18 sitzen an diesem Abend im Stuhlkreis bei Deser. Sie kommen aus den verschiedensten Fachbereichen: Sie studieren Pädagogik, Zahnmedizin oder Buchwissenschaft – und lernen nun gemeinsam. "Ich habe hier selbst Linguistik studiert", erzählt Deser. "Ich finde es schade, dass wir uns viel zu wenig mit Gebärdensprachen beschäftigen, auch im Studium. Es werden kaum Kurse angeboten. Dabei sind Gebärdensprachen so interessant. Sie kommen ganz ohne Laute aus und sind doch genauso komplex wie andere Sprachen." Schon nach wenigen Sätzen wird deutlich, wie fasziniert die Studentin von diesem Thema ist – und diese Faszination steckt an.

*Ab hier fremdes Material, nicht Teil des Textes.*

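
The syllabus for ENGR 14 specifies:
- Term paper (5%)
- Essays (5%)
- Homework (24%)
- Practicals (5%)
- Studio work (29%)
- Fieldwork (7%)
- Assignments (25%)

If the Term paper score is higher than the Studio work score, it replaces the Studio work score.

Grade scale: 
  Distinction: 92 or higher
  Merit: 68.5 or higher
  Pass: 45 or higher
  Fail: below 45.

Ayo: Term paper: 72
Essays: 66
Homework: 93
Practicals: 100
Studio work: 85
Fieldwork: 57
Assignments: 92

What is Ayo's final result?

Term paper (72) ≤ Studio work (85), so Studio work stays at 85.
Weighted total:
  Term paper 72 × 0.05 = 3.6
  Essays 66 × 0.05 = 3.3
  Homework 93 × 0.24 = 22.32
  Practicals 100 × 0.05 = 5
  Studio work 85 × 0.29 = 24.65
  Fieldwork 57 × 0.07 = 3.99
  Assignments 92 × 0.25 = 23
Sum = 85.86
85.86 is ≥ 68.5 and < 92 → Merit

Merit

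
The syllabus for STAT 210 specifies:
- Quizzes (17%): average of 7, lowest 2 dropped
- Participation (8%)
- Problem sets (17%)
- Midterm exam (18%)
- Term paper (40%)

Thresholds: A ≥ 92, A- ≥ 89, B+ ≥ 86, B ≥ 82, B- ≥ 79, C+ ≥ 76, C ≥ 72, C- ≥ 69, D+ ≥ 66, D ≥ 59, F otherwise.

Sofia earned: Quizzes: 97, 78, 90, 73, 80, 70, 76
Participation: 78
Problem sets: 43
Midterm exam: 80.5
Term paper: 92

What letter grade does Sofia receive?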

Es geht an die Personalpronomen: Bei "wir" deutet Deser auf die im Kreis versammelten und endet wieder bei sich. "Es" sorgt für Diskussionen: Die 27-Jährige zeigt schlicht nach unten. "Es handelt sich meist um Dinge oder Tiere." Die also sind unten? "Na gut", feixt Deser, "vielleicht würde ich bei einem Elefanten anders gebärden."

Der Kurs läuft locker, aber doch erstaunlich diszipliniert. Hier will offensichtlich jeder lernen. "Ihr seid gut", lobt Deser. Dann grinst sie breit: "Ich weiß nicht, wie es euch geht, aber ich habe Spaß." 18 Gesichter lächeln zurück. Auf die Mimik kommt es an.